A Fannie Mae spokeswoman said the company had not announced any changes to their corporate giving, which was focused on housing challenges across the country.
The implications of cuts for regional charities are significant.
“The real impact will be measured in human costs,” the George Mason report says. “Fewer homes for foster care kids, fewer beds for the homeless, and the many other bottom-line human needs that are being served.”
John McClain, who wrote the report with Stephen S. Fuller, said the loss of the corporate money could cause some nonprofit groups to close, “particularly if they were using the Fannie and Freddie money for operating costs, payroll and the like. There may be cases where nonprofits should merge or consolidate to create economies of scale.”
The news comes at a grim time for charities. There has been a disturbing spike in the number of children living in poverty . Unemployment rates, although lower in the District, Northern Virginia and suburban Maryland than the national average, remain high, and the mental toll of long unemployment has reached startling proportions.
Consumer incomes have fallen, and even those who are employed and have health insurance might have to pay more for it. There has been a 35 percent surge in demand at area food banks, and the Capital Area Food Bank was in such dire straits that it planned to charge for fresh produce until a local donor came forward this summer. That donor, Bill Conway, is planning to give away half of his $2 billion fortune to help the poor and long-term jobless.
“If there’s somebody else out there like Mr. Conway, we need him now,” said Chuck Bean, executive director of the Nonprofit Roundtable of Greater Washington, one of eight organizations that commissioned the report. “While we have a major challenge, at the same time we live in one of the wealthiest regions in the country.”
The roundtable consortium, known as the Eight Neighbors, sent a letter to the community urging other corporations to step up to fill the void left by Fannie Mae and Freddie Mac, not just in dollars but also in a culture that encourages employees to become active.
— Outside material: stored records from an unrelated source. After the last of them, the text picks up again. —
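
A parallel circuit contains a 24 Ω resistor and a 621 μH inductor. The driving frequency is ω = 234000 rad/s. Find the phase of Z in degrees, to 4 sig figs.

9.378°

X_L = ωL = 145.3 Ω
Parallel: admittances add. Y = 1/R + 1/(jωL)
Y = (0.04167 − j0.006882) S
|Y| = 0.04223 S → |Z| = 1/|Y| = 23.68 Ω, ∠Z = −∠Y = 9.378°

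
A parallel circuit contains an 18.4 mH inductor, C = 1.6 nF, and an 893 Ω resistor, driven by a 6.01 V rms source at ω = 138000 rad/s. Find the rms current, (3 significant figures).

6.81 mA

X_L = ωL = 2540 Ω
X_C = 1/(ωC) = 4530 Ω
Parallel: admittances add. Y = 1/R + 1/(jωL) + jωC
Y = (0.00112 − j0.000173) S
|Y| = 0.00113 S → |Z| = 1/|Y| = 883 Ω, ∠Z = −∠Y = 8.78°
I = V/|Z| = 6.01/883 = 6.81 mA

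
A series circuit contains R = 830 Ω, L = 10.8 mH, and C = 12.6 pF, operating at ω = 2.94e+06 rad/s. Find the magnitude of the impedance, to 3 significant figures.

X_L = ωL = 31800 Ω
X_C = 1/(ωC) = 27000 Ω
Net reactance X = X_L − X_C = 4760 Ω
Z = 830 + j4760 Ω
|Z| = √(830² + 4760²) = 4830 Ω

4830 Ω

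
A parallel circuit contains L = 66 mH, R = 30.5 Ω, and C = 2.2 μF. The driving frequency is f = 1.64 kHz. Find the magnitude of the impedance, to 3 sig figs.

ω = 2πf = 10300 rad/s
X_L = ωL = 680 Ω
X_C = 1/(ωC) = 44.1 Ω
Parallel: admittances add. Y = 1/R + 1/(jωL) + jωC
Y = (0.0328 + j0.0212) S
|Y| = 0.0390 S → |Z| = 1/|Y| = 25.6 Ω, ∠Z = −∠Y = -32.9°

25.6 Ω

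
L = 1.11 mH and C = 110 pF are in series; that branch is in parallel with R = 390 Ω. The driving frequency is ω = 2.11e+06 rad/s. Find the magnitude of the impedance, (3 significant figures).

383 Ω

X_L = ωL = 2340 Ω
X_C = 1/(ωC) = 4310 Ω
Branch 1: Z₁ = R = 390 Ω
Branch 2 (series LC): Z₂ = j(X_L − X_C) = −j1970 Ω
Parallel: Z = Z₁Z₂/(Z₁+Z₂), |Z| = 383 Ω, ∠Z = -11.2°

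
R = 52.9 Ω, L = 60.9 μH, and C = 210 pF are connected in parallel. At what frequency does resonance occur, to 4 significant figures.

1.407 MHz

ω₀ = 1/√(LC) = 1/√(6.09e-05 × 2.1e-10) = 8.843e+06 rad/s
f₀ = ω₀/(2π) = 1.407 MHz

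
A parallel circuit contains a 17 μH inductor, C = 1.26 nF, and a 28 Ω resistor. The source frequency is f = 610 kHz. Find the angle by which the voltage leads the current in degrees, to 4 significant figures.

ω = 2πf = 3.833e+06 rad/s
X_L = ωL = 65.16 Ω
X_C = 1/(ωC) = 207.1 Ω
Parallel: admittances add. Y = 1/R + 1/(jωL) + jωC
Y = (0.03571 − j0.01052) S
|Y| = 0.03723 S → |Z| = 1/|Y| = 26.86 Ω, ∠Z = −∠Y = 16.41°

16.41°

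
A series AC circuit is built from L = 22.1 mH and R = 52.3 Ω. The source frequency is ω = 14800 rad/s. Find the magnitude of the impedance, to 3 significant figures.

X_L = ωL = 327 Ω
Z = 52.3 + j327 Ω
|Z| = √(52.3² + 327²) = 331 Ω

331 Ω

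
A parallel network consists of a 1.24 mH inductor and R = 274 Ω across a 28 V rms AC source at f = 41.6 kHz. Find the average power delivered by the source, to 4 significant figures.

ω = 2πf = 261400 rad/s
X_L = ωL = 324.1 Ω
Parallel: admittances add. Y = 1/R + 1/(jωL)
Y = (0.003650 − j0.003085) S
|Y| = 0.004779 S → |Z| = 1/|Y| = 209.2 Ω, ∠Z = −∠Y = 40.21°
I = V/|Z| = 133.8 mA
P = VI cos φ = 28 × 0.1338 × cos(40.21°) = 2.861 W

2.861 W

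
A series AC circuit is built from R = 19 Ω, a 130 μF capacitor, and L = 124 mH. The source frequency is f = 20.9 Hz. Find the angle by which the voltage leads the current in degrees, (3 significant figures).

-65.8°

ω = 2πf = 131.3 rad/s
X_L = ωL = 16.3 Ω
X_C = 1/(ωC) = 58.6 Ω
Net reactance X = X_L − X_C = -42.3 Ω
Z = 19.0 − j42.3 Ω
|Z| = √(19.0² + 42.3²) = 46.4 Ω
∠Z = arctan(-42.3/19.0) = -65.8°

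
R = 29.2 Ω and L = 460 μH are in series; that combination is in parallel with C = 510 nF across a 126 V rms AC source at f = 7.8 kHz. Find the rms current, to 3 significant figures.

2.90 A

ω = 2πf = 49010 rad/s
X_L = ωL = 22.5 Ω
X_C = 1/(ωC) = 40.0 Ω
Branch 1 (R+jX_L): Z₁ = 29.2 + j22.5 Ω, |Z₁| = 36.9 Ω
Branch 2 (−jX_C): Z₂ = −j40.0 Ω
Parallel: Z = Z₁Z₂/(Z₁+Z₂), |Z| = 43.4 Ω, ∠Z = -21.4°
I = V/|Z| = 126/43.4 = 2.90 A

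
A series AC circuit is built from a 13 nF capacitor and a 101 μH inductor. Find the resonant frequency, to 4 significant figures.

ω₀ = 1/√(LC) = 1/√(0.000101 × 1.3e-08) = 872700 rad/s
f₀ = ω₀/(2π) = 138.9 kHz

138.9 kHz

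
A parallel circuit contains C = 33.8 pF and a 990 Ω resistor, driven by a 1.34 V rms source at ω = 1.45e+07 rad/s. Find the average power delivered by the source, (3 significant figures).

X_C = 1/(ωC) = 2040 Ω
Parallel: admittances add. Y = 1/R + jωC
Y = (0.00101 + j0.000490) S
|Y| = 0.00112 S → |Z| = 1/|Y| = 891 Ω, ∠Z = −∠Y = -25.9°
I = V/|Z| = 1.50 mA
P = VI cos φ = 1.34 × 0.00150 × cos(-25.9°) = 1.81 mW

1.81 mW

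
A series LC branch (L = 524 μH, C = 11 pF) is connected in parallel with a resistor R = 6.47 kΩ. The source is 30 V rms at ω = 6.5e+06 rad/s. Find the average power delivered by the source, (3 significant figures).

X_L = ωL = 3410 Ω
X_C = 1/(ωC) = 14000 Ω
Branch 1: Z₁ = R = 6470 Ω
Branch 2 (series LC): Z₂ = j(X_L − X_C) = −j10600 Ω
Parallel: Z = Z₁Z₂/(Z₁+Z₂), |Z| = 5520 Ω, ∠Z = -31.4°
I = V/|Z| = 5.44 mA
P = VI cos φ = 30 × 0.00544 × cos(-31.4°) = 139 mW

139 mW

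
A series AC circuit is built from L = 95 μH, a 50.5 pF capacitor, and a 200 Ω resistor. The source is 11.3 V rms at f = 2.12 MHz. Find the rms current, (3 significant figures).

ω = 2πf = 1.332e+07 rad/s
X_L = ωL = 1270 Ω
X_C = 1/(ωC) = 1490 Ω
Net reactance X = X_L − X_C = -221 Ω
Z = 200 − j221 Ω
|Z| = √(200² + 221²) = 298 Ω
I = V/|Z| = 11.3/298 = 37.9 mA

37.9 mA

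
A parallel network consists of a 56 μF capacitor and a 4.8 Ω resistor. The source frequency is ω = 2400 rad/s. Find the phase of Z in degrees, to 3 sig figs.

-32.8°

X_C = 1/(ωC) = 7.44 Ω
Parallel: admittances add. Y = 1/R + jωC
Y = (0.208 + j0.134) S
|Y| = 0.248 S → |Z| = 1/|Y| = 4.03 Ω, ∠Z = −∠Y = -32.8°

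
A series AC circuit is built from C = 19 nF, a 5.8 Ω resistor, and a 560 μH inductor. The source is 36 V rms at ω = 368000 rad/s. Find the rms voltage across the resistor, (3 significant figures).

X_L = ωL = 206 Ω
X_C = 1/(ωC) = 143 Ω
Net reactance X = X_L − X_C = 63.1 Ω
Z = 5.80 + j63.1 Ω
|Z| = √(5.80² + 63.1²) = 63.3 Ω
I = V/|Z| = 568 mA
V_R = I·|Z_R| = 0.568 × 5.80 = 3.30 V

3.30 V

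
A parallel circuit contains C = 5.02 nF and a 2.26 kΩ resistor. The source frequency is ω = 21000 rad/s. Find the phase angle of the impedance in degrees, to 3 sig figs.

X_C = 1/(ωC) = 9490 Ω
Parallel: admittances add. Y = 1/R + jωC
Y = (0.000442 + j0.000105) S
|Y| = 0.000455 S → |Z| = 1/|Y| = 2200 Ω, ∠Z = −∠Y = -13.4°

-13.4°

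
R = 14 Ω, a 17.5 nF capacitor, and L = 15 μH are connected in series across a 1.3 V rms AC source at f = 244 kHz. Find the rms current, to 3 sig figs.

ω = 2πf = 1.533e+06 rad/s
X_L = ωL = 23.0 Ω
X_C = 1/(ωC) = 37.3 Ω
Net reactance X = X_L − X_C = -14.3 Ω
Z = 14.0 − j14.3 Ω
|Z| = √(14.0² + 14.3²) = 20.0 Ω
I = V/|Z| = 1.3/20.0 = 65.0 mA

65.0 mA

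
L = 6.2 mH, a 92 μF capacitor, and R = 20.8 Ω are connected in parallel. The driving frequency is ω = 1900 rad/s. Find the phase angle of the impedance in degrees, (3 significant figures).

X_L = ωL = 11.8 Ω
X_C = 1/(ωC) = 5.72 Ω
Parallel: admittances add. Y = 1/R + 1/(jωL) + jωC
Y = (0.0481 + j0.0899) S
|Y| = 0.102 S → |Z| = 1/|Y| = 9.81 Ω, ∠Z = −∠Y = -61.9°

-61.9°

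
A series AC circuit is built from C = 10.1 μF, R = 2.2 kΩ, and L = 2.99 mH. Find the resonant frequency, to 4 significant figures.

915.8 Hz

ω₀ = 1/√(LC) = 1/√(0.00299 × 1.01e-05) = 5754 rad/s
f₀ = ω₀/(2π) = 915.8 Hz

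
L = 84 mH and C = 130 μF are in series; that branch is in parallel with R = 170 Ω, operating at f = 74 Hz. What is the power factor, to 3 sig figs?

0.131

ω = 2πf = 465.0 rad/s
X_L = ωL = 39.1 Ω
X_C = 1/(ωC) = 16.5 Ω
Branch 1: Z₁ = R = 170 Ω
Branch 2 (series LC): Z₂ = j(X_L − X_C) = j22.5 Ω
Parallel: Z = Z₁Z₂/(Z₁+Z₂), |Z| = 22.3 Ω, ∠Z = 82.5°
cos φ = cos(82.5°) = 0.131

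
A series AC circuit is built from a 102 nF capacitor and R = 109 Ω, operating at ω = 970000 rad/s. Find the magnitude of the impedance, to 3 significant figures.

109 Ω

X_C = 1/(ωC) = 10.1 Ω
Z = 109 − j10.1 Ω
|Z| = √(109² + 10.1²) = 109 Ω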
“The loss of the top two charitable giving organizations in the National Capital Region represents a blow to families and neighbors who depend on nonprofits for assistance for food, temporary housing or job training,” the letter says. “Our region is already balancing in a fragile funding environment and replacing these revenue sources will be difficult, certainly in the short-term.”
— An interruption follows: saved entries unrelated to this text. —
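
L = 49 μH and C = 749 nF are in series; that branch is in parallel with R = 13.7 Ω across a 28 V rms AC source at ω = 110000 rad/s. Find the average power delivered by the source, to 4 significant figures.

57.23 W

X_L = ωL = 5.390 Ω
X_C = 1/(ωC) = 12.14 Ω
Branch 1: Z₁ = R = 13.70 Ω
Branch 2 (series LC): Z₂ = j(X_L − X_C) = −j6.747 Ω
Parallel: Z = Z₁Z₂/(Z₁+Z₂), |Z| = 6.053 Ω, ∠Z = -63.78°
I = V/|Z| = 4.626 A
P = VI cos φ = 28 × 4.626 × cos(-63.78°) = 57.23 W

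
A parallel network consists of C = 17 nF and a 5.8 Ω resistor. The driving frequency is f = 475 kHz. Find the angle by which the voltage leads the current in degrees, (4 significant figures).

-16.40°

ω = 2πf = 2.985e+06 rad/s
X_C = 1/(ωC) = 19.71 Ω
Parallel: admittances add. Y = 1/R + jωC
Y = (0.1724 + j0.05074) S
|Y| = 0.1797 S → |Z| = 1/|Y| = 5.564 Ω, ∠Z = −∠Y = -16.40°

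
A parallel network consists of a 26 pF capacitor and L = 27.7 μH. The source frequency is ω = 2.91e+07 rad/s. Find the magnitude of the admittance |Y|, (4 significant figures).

X_L = ωL = 806.1 Ω
X_C = 1/(ωC) = 1322 Ω
Parallel: admittances add. Y = 1/(jωL) + jωC
Y = (0 − j0.0004840) S
|Y| = 0.0004840 S → |Z| = 1/|Y| = 2066 Ω, ∠Z = −∠Y = 90.00°

484.0 μS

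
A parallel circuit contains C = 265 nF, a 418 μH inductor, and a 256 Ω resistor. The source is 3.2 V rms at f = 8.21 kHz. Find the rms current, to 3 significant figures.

ω = 2πf = 51580 rad/s
X_L = ωL = 21.6 Ω
X_C = 1/(ωC) = 73.2 Ω
Parallel: admittances add. Y = 1/R + 1/(jωL) + jωC
Y = (0.00391 − j0.0327) S
|Y| = 0.0329 S → |Z| = 1/|Y| = 30.4 Ω, ∠Z = −∠Y = 83.2°
I = V/|Z| = 3.2/30.4 = 105 mA

105 mA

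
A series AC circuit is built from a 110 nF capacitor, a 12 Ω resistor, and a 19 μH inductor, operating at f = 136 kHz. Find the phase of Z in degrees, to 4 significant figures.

25.01°

ω = 2πf = 854500 rad/s
X_L = ωL = 16.24 Ω
X_C = 1/(ωC) = 10.64 Ω
Net reactance X = X_L − X_C = 5.597 Ω
Z = 12.00 + j5.597 Ω
|Z| = √(12.00² + 5.597²) = 13.24 Ω
∠Z = arctan(5.597/12.00) = 25.01°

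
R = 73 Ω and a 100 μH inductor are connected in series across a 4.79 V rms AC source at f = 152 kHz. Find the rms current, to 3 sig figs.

ω = 2πf = 955000 rad/s
X_L = ωL = 95.5 Ω
Z = 73.0 + j95.5 Ω
|Z| = √(73.0² + 95.5²) = 120 Ω
I = V/|Z| = 4.79/120 = 39.8 mA

39.8 mA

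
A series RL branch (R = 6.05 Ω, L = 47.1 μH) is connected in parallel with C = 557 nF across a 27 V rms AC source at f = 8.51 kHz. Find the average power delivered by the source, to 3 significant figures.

103 W

ω = 2πf = 53470 rad/s
X_L = ωL = 2.52 Ω
X_C = 1/(ωC) = 33.6 Ω
Branch 1 (R+jX_L): Z₁ = 6.05 + j2.52 Ω, |Z₁| = 6.55 Ω
Branch 2 (−jX_C): Z₂ = −j33.6 Ω
Parallel: Z = Z₁Z₂/(Z₁+Z₂), |Z| = 6.95 Ω, ∠Z = 11.6°
I = V/|Z| = 3.88 A
P = VI cos φ = 27 × 3.88 × cos(11.6°) = 103 W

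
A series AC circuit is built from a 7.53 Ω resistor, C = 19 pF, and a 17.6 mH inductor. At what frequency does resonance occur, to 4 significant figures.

275.2 kHz

ω₀ = 1/√(LC) = 1/√(0.0176 × 1.9e-11) = 1.729e+06 rad/s
f₀ = ω₀/(2π) = 275.2 kHz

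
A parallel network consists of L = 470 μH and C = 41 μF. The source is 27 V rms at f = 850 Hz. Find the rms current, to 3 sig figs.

4.84 A

ω = 2πf = 5341 rad/s
X_L = ωL = 2.51 Ω
X_C = 1/(ωC) = 4.57 Ω
Parallel: admittances add. Y = 1/(jωL) + jωC
Y = (0 − j0.179) S
|Y| = 0.179 S → |Z| = 1/|Y| = 5.57 Ω, ∠Z = −∠Y = 90.0°
I = V/|Z| = 27/5.57 = 4.84 A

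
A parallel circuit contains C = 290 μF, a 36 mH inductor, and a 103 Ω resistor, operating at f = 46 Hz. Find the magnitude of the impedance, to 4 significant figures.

ω = 2πf = 289.0 rad/s
X_L = ωL = 10.40 Ω
X_C = 1/(ωC) = 11.93 Ω
Parallel: admittances add. Y = 1/R + 1/(jωL) + jωC
Y = (0.009709 − j0.01229) S
|Y| = 0.01566 S → |Z| = 1/|Y| = 63.85 Ω, ∠Z = −∠Y = 51.69°

63.85 Ω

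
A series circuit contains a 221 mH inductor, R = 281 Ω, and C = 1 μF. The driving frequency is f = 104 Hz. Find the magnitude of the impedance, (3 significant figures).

ω = 2πf = 653.5 rad/s
X_L = ωL = 144 Ω
X_C = 1/(ωC) = 1530 Ω
Net reactance X = X_L − X_C = -1390 Ω
Z = 281 − j1390 Ω
|Z| = √(281² + 1390²) = 1410 Ω

1410 Ω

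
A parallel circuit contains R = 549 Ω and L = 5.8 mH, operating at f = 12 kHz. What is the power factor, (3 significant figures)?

0.623

ω = 2πf = 75400 rad/s
X_L = ωL = 437 Ω
Parallel: admittances add. Y = 1/R + 1/(jωL)
Y = (0.00182 − j0.00229) S
|Y| = 0.00292 S → |Z| = 1/|Y| = 342 Ω, ∠Z = −∠Y = 51.5°
cos φ = cos(51.5°) = 0.623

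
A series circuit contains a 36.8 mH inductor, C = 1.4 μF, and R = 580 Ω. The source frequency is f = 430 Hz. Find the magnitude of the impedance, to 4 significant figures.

603.0 Ω

ω = 2πf = 2702 rad/s
X_L = ωL = 99.43 Ω
X_C = 1/(ωC) = 264.4 Ω
Net reactance X = X_L − X_C = -165.0 Ω
Z = 580.0 − j165.0 Ω
|Z| = √(580.0² + 165.0²) = 603.0 Ω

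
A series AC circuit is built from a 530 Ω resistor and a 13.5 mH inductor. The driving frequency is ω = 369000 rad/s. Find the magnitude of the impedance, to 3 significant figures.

5010 Ω

X_L = ωL = 4980 Ω
Z = 530 + j4980 Ω
|Z| = √(530² + 4980²) = 5010 Ω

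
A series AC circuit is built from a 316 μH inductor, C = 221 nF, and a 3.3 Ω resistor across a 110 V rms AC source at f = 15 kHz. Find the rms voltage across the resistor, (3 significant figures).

19.6 V

ω = 2πf = 94250 rad/s
X_L = ωL = 29.8 Ω
X_C = 1/(ωC) = 48.0 Ω
Net reactance X = X_L − X_C = -18.2 Ω
Z = 3.30 − j18.2 Ω
|Z| = √(3.30² + 18.2²) = 18.5 Ω
I = V/|Z| = 5.94 A
V_R = I·|Z_R| = 5.94 × 3.30 = 19.6 V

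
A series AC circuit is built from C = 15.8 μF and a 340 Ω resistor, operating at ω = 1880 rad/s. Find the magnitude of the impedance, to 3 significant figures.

342 Ω

X_C = 1/(ωC) = 33.7 Ω
Z = 340 − j33.7 Ω
|Z| = √(340² + 33.7²) = 342 Ω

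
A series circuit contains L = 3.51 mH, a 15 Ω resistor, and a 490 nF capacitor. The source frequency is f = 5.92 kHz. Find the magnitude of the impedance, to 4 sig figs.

77.17 Ω

ω = 2πf = 37200 rad/s
X_L = ωL = 130.6 Ω
X_C = 1/(ωC) = 54.87 Ω
Net reactance X = X_L − X_C = 75.69 Ω
Z = 15.00 + j75.69 Ω
|Z| = √(15.00² + 75.69²) = 77.17 Ω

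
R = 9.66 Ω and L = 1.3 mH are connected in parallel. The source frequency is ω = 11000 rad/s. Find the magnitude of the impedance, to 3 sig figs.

X_L = ωL = 14.3 Ω
Parallel: admittances add. Y = 1/R + 1/(jωL)
Y = (0.104 − j0.0699) S
|Y| = 0.125 S → |Z| = 1/|Y| = 8.00 Ω, ∠Z = −∠Y = 34.0°

8.00 Ω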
For that reason, nonprofit groups are planning a 24-hour online fundraising event Nov. 9, dubbed Give to the Max Day, in which they hope to attract 10,000 new donors and at least $3 million in new funds.
Individuals probably will not make up for the loss of long-standing, targeted and institutional donors such as Freddie Mac and Fannie Mae, Bean said. The George Mason report says that the nearest comparable situation is in Detroit, which experienced significant declines in corporate philanthropy over the past decade.
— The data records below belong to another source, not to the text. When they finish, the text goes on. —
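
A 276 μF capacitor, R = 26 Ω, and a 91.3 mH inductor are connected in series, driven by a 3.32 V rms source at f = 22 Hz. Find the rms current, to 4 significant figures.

ω = 2πf = 138.2 rad/s
X_L = ωL = 12.62 Ω
X_C = 1/(ωC) = 26.21 Ω
Net reactance X = X_L − X_C = -13.59 Ω
Z = 26.00 − j13.59 Ω
|Z| = √(26.00² + 13.59²) = 29.34 Ω
I = V/|Z| = 3.32/29.34 = 113.2 mA

113.2 mA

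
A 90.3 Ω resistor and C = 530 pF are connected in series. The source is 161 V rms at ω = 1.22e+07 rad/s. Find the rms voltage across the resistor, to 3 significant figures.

X_C = 1/(ωC) = 155 Ω
Z = 90.3 − j155 Ω
|Z| = √(90.3² + 155²) = 179 Ω
I = V/|Z| = 899 mA
V_R = I·|Z_R| = 0.899 × 90.3 = 81.2 V

81.2 V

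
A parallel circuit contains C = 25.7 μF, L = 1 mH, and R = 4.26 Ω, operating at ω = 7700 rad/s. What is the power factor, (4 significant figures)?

0.9605

X_L = ωL = 7.700 Ω
X_C = 1/(ωC) = 5.053 Ω
Parallel: admittances add. Y = 1/R + 1/(jωL) + jωC
Y = (0.2347 + j0.06802) S
|Y| = 0.2444 S → |Z| = 1/|Y| = 4.092 Ω, ∠Z = −∠Y = -16.16°
cos φ = cos(-16.16°) = 0.9605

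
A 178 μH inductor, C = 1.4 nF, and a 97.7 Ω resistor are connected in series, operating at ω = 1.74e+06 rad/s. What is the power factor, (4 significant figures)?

0.6960

X_L = ωL = 309.7 Ω
X_C = 1/(ωC) = 410.5 Ω
Net reactance X = X_L − X_C = -100.8 Ω
Z = 97.70 − j100.8 Ω
|Z| = √(97.70² + 100.8²) = 140.4 Ω
∠Z = arctan(-100.8/97.70) = -45.89°
cos φ = cos(-45.89°) = 0.6960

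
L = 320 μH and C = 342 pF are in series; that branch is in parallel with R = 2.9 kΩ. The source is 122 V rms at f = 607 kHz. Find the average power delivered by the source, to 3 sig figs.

5.13 W

ω = 2πf = 3.814e+06 rad/s
X_L = ωL = 1220 Ω
X_C = 1/(ωC) = 767 Ω
Branch 1: Z₁ = R = 2900 Ω
Branch 2 (series LC): Z₂ = j(X_L − X_C) = j454 Ω
Parallel: Z = Z₁Z₂/(Z₁+Z₂), |Z| = 448 Ω, ∠Z = 81.1°
I = V/|Z| = 272 mA
P = VI cos φ = 122 × 0.272 × cos(81.1°) = 5.13 W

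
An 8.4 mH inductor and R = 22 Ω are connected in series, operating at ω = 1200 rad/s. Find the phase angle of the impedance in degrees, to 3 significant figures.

24.6°

X_L = ωL = 10.1 Ω
Z = 22.0 + j10.1 Ω
|Z| = √(22.0² + 10.1²) = 24.2 Ω
∠Z = arctan(10.1/22.0) = 24.6°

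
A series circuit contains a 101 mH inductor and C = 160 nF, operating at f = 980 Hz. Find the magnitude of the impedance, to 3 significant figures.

393 Ω

ω = 2πf = 6158 rad/s
X_L = ωL = 622 Ω
X_C = 1/(ωC) = 1020 Ω
Net reactance X = X_L − X_C = -393 Ω
Z = − j393 Ω
|Z| = √(0² + 393²) = 393 Ω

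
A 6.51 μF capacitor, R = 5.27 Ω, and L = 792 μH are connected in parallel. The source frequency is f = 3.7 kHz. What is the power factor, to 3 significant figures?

ω = 2πf = 23250 rad/s
X_L = ωL = 18.4 Ω
X_C = 1/(ωC) = 6.61 Ω
Parallel: admittances add. Y = 1/R + 1/(jωL) + jωC
Y = (0.190 + j0.0970) S
|Y| = 0.213 S → |Z| = 1/|Y| = 4.69 Ω, ∠Z = −∠Y = -27.1°
cos φ = cos(-27.1°) = 0.890

0.890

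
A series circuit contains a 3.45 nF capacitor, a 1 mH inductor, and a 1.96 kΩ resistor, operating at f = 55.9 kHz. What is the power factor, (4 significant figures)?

ω = 2πf = 351200 rad/s
X_L = ωL = 351.2 Ω
X_C = 1/(ωC) = 825.3 Ω
Net reactance X = X_L − X_C = -474.0 Ω
Z = 1960 − j474.0 Ω
|Z| = √(1960² + 474.0²) = 2017 Ω
∠Z = arctan(-474.0/1960) = -13.60°
cos φ = cos(-13.60°) = 0.9720

0.9720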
“The Washington region could expect some of what Detroit experienced: less funding for programs in areas like the arts with more focus on critical human needs, and a challenge to achieve a level of regional collaboration to set funding priorities to meet regional objectives rather than funder objectives,” the report says.
Even a self-described die-hard optimist like Bean worries that there will be unmet needs in the coming years.
“This would be hard enough in any situation, but in times of the most sweeping economic downturn in generations, it will be tough,” Bean said. “It is going to hurt, and at some point we’re going to need to stop wringing our hands and figure out what we’re going to do. There are some corporations thriving at this time, and this is really their moment to shine. Maybe there’s an opportunity for a corporation that recently moved its headquarters to the region to step up.”